L’économie étasunienne s’emballe, mais son rythme de +7,2% semble disproportionné.

 

Par Marco D’Eramo
La Gauche, Chicago, lundi 3 novembre 2003

Comment Washington gonfle sa croissance

Les économistes restent de marbre face à la folle relance économique des Etats-Unis. Car le pays accumule les dettes et ne crée pas suffisamment d’emplois. La lutte contre les abus financiers qui ont provoqué les scandales d’Enron et Tyco marque le pas et Wall Street peine à décoller. Mais l’administration a trouvé la parade : la dévaluation de la monnaie. Une astuce que John Snow, ministre du Trésor étasunien, tente de minimiser : « Nous ne voulons pas un dollar faible, mais un dollar juste. » Juste pour qui ? Rencontre

Le ministre du Trésor des Etats-Unis, John Snow, entre dans la petite salle des réunions du Chicago Tribune. Il est accompagné par son adjoint et par deux assistants en complet noir, chemise blanche et chaussures noires, un « uniforme » qui rappelle celui des employés des pompes funèbres. « Je viens de rencontrer Giulio Tremonti (le ministre italien des Finances : ndlr). Il est très bien », déclare-t-il d’emblée, pendant que ses collaborateurs font les présentations. Il a 64 ans, John Snow, dont une vingtaine passés à la CSX, une grande entreprise de transports, dont il a été le président et l’administrateur délégué. Le ministre n’est pas une étoile, et il n’est pas non plus un dirigeant de premier plan, comme l’a été son prédécesseur Paul O’Neil, l’ancien administrateur délégué du géant de l’aluminium Alcoa, évincé par George Bush au motif qu’il était trop « modéré ».
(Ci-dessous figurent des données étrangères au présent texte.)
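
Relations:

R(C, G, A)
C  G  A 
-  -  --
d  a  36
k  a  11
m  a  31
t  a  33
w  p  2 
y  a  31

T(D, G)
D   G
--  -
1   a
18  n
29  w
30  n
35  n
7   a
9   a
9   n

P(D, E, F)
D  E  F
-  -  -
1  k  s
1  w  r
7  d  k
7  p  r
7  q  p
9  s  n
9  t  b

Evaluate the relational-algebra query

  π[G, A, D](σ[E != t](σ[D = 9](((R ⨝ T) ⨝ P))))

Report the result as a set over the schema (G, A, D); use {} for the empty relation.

Joining R and T on G yields {(d, a, 36, 1), (d, a, 36, 7), (d, a, 36, 9), (k, a, 11, 1), (k, a, 11, 7), (k, a, 11, 9), (m, a, 31, 1), (m, a, 31, 7), (m, a, 31, 9), (t, a, 33, 1), (t, a, 33, 7), (t, a, 33, 9), (y, a, 31, 1), (y, a, 31, 7), (y, a, 31, 9)}.
Joining (R ⨝ T) and P on D yields {(d, a, 36, 1, k, s), (d, a, 36, 1, w, r), (d, a, 36, 7, d, k), (d, a, 36, 7, p, r), (d, a, 36, 7, q, p), (d, a, 36, 9, s, n), (d, a, 36, 9, t, b), (k, a, 11, 1, k, s), (k, a, 11, 1, w, r), (k, a, 11, 7, d, k), (k, a, 11, 7, p, r), (k, a, 11, 7, q, p), (k, a, 11, 9, s, n), (k, a, 11, 9, t, b), (m, a, 31, 1, k, s), (m, a, 31, 1, w, r), (m, a, 31, 7, d, k), (m, a, 31, 7, p, r), (m, a, 31, 7, q, p), (m, a, 31, 9, s, n), (m, a, 31, 9, t, b), (t, a, 33, 1, k, s), (t, a, 33, 1, w, r), (t, a, 33, 7, d, k), (t, a, 33, 7, p, r), (t, a, 33, 7, q, p), (t, a, 33, 9, s, n), (t, a, 33, 9, t, b), (y, a, 31, 1, k, s), (y, a, 31, 1, w, r), (y, a, 31, 7, d, k), (y, a, 31, 7, p, r), (y, a, 31, 7, q, p), (y, a, 31, 9, s, n), (y, a, 31, 9, t, b)}.
Filtering on D = 9 leaves {(d, a, 36, 9, s, n), (d, a, 36, 9, t, b), (k, a, 11, 9, s, n), (k, a, 11, 9, t, b), (m, a, 31, 9, s, n), (m, a, 31, 9, t, b), (t, a, 33, 9, s, n), (t, a, 33, 9, t, b), (y, a, 31, 9, s, n), (y, a, 31, 9, t, b)}.
Filtering on E != t leaves {(d, a, 36, 9, s, n), (k, a, 11, 9, s, n), (m, a, 31, 9, s, n), (t, a, 33, 9, s, n), (y, a, 31, 9, s, n)}.
π[G, A, D]: project onto (G, A, D) (1 duplicate(s) eliminated) → {(a, 11, 9), (a, 31, 9), (a, 33, 9), (a, 36, 9)}

{(a, 11, 9), (a, 31, 9), (a, 33, 9), (a, 36, 9)}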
Contrairement à M. O’Neill, l’actuel ministre du Trésor ne prétend pas élaborer une politique économique propre. Il se borne à exécuter les directives que lui font parvenir Karl Rove, le conseiller politique de la Maison-Blanche, et le vice-président Dick Cheney, l’éminence grise de l’administration Bush. Au cours de notre conversation, John Snow dépeint un tableau rose du futur économique des États-Unis. La reprise a-t-elle traîné les pieds trop longtemps ? D’accord, concède-t-il, mais ce phénomène s’explique par le fait que l’économie était en train de « surchauffer ». Or « les affaires repartent de plus belle » et, l’an prochain, assure-t-il, la croissance s’établira à environ 4% du produit intérieur brut (PIB). Sur l’ensemble de l’année en cours, elle devrait se situer au même niveau, grâce à la progression record que l’économie a enregistrée au troisième trimestre : + 7,2%.

La province du marché

L’économie reviendrait-elle au galop ? Le ministre y croit mordicus. Mais comment l’administration entend-elle s’y prendre pour contrer les abus et les manipulations financières qui se manifestent immanquablement lors des périodes de vaches grasses ? Car sur le front des scandales qui ont éclaté, il y a deux ans, autour des grandes « corporations » - Enron, Andersen, Tyco, Qwest, etc. -, presque rien n’a été fait pour lutter contre la néfaste pratique de la « cuisine comptable » (cooking the books). Et presque aucun dirigeant n’a été condamné.

Pour John Snow, « de grands progrès ont été accomplis pour restaurer la confiance des actionnaires » et pour faciliter la transparence dans le cadre de la corporate governance. Dans tous les cas, affirme le ministre étasunien, « les jours de l’omnipotence des PDG sont terminés ». Le ministre déclare que les entreprises reviennent dans les chiffres noirs, que les bénéfices augmentent et que les cours boursier montent (même si durant notre entretien, Wall Street a subi une petite chute). Bref, il livre un refrain que l’on a déjà entendu : le marché est en train d’avoir à nouveau confiance dans l’avenir de l’économie du pays.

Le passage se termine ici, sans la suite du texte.